Même s’il meurt

par 29 Mar 20202020, Carême, Homélies

Après l’aveugle de naissance de dimanche dernier à qui Jésus ouvrait les yeux, c’est aujourd’hui un mort, Lazare, patron de notre couvent, à qui Jésus ouvre le tombeau. Une ouverture pour un passage des ténèbres à la lumière, de la mort à la vie. Il va falloir passer, il va falloir que Jésus nous fasse passer des ténèbres à la lumière, lui qui est venu pour que les aveugles voient et que ceux qui voient deviennent aveugles, il va falloir passer par la mort pour entrer dans la vie.
 
L’évangile de ce jour, propre au 4ème évangile, relate l’avant dernier signe que Jésus donne à voir à ses disciples, avant l’ultime, la pleine révélation. Deux fils se croisent et se recroisent : celui de Lazare, sa maladie, sa mort, sa sortie du tombeau et le retentissement de ce miracle, et celui de la Pâque de Jésus. Tout nous parle dans ce récit de la Pâque de Jésus, depuis le rappel de l’onction prémonitoire de Marie jusqu’à Lazare sortant du tombeau. Jésus veut nous y préparer, et il interroge notre foi.
 
Une seule chose compte dans cette affaire, c’est la gloire de Dieu, et pour voir la gloire de Dieu il faut croire. Si tu crois, tu verras la gloire de Dieu, dit Jésus à Marthe. Dès le début du récit, alors que Marthe et Marie préviennent Jésus que son ami Lazare, leur frère, est malade, Jésus dit : cette maladie ne conduit pas à la mort, elle est pour la gloire de Dieu, c’est-à-dire pour la révélation à vos regards obscurcis du mystère de Dieu. Et plutôt que de courir auprès du malade, Jésus reste deux jours sur place, retard délibéré et insistant, puis, donc le 3ème jour, il se met en route et décide de retourner en Judée, où on cherche pourtant à le lapider. Difficile à comprendre.
 
Marthe ne comprend pas l’attitude de Jésus : cette attente de deux jours, c’est long pour un malade, et pour ses sœurs. Elle est triste, blessée. Jésus au nom de l’amitié aurait du venir le plus vite possible pour conjurer la souffrance et la mort. C’est précisément ce qu’il veut éviter : entretenir l’idée qu’il peut ‘servir’ contre la souffrance et la mort. Or Dieu ne nous épargne pas l’épreuve de la souffrance et de la mort. Ce n’est jamais facile à vivre et à comprendre.

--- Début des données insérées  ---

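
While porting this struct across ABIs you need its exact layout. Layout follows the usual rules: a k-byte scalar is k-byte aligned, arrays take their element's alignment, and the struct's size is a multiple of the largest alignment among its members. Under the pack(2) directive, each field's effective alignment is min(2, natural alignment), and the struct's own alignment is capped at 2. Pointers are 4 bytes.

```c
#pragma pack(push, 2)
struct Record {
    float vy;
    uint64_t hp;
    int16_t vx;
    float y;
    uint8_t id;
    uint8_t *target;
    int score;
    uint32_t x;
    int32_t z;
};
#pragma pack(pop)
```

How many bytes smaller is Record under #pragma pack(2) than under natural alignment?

natural layout:
  vy at 0 (size 4, align 4) → ends 4
  pad 4 to align 8 for hp
  hp at 8 (size 8, align 8) → ends 16
  vx at 16 (size 2, align 2) → ends 18
  pad 2 to align 4 for y
  y at 20 (size 4, align 4) → ends 24
  id at 24 (size 1, align 1) → ends 25
  pad 3 to align 4 for target
  target at 28 (size 4, align 4) → ends 32
  score at 32 (size 4, align 4) → ends 36
  x at 36 (size 4, align 4) → ends 40
  z at 40 (size 4, align 4) → ends 44
  tail pad 4 to reach multiple of 8
  total 48 bytes, alignment 8
packed(2) layout:
  vy at 0 (size 4, align 2) → ends 4
  hp at 4 (size 8, align 2) → ends 12
  vx at 12 (size 2, align 2) → ends 14
  y at 14 (size 4, align 2) → ends 18
  id at 18 (size 1, align 1) → ends 19
  pad 1 to align 2 for target
  target at 20 (size 4, align 2) → ends 24
  score at 24 (size 4, align 2) → ends 28
  x at 28 (size 4, align 2) → ends 32
  z at 32 (size 4, align 2) → ends 36
  total 36 bytes, alignment 2
48 − 36 = 12

12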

Il faut faire confiance à Jésus, le laisser purifier notre foi de ses propres représentations. Jésus n’est pas venu pour réaliser des prodiges, nous en mettre plein la vue, il n’est pas venu, nous dit l’évangile, pour empêcher la mort de Lazare. Le grand miracle, le signe par excellence, on ne peut le découvrir que par la foi, en suivant Jésus, et il éclatera lumineux dans un monde incrédule au matin de Pâque.
 
Celui qui croit en moi, même s’il meurt, vivra, dit Jésus à Marthe. Crois-tu cela ? Croyons-nous vraiment cela ? Marthe le croit après être passée par une purification de sa foi. Elle part alors appeler Marie sa sœur qui aussitôt se relève, comme ressuscitée. En se dirigeant à son tour vers Jésus elle approfondit concrètement sa foi qui la fait vivre de la vie de Dieu. C’est bien un chemin de foi qui permet à Marthe et à Marie de participer à la résurrection du Christ.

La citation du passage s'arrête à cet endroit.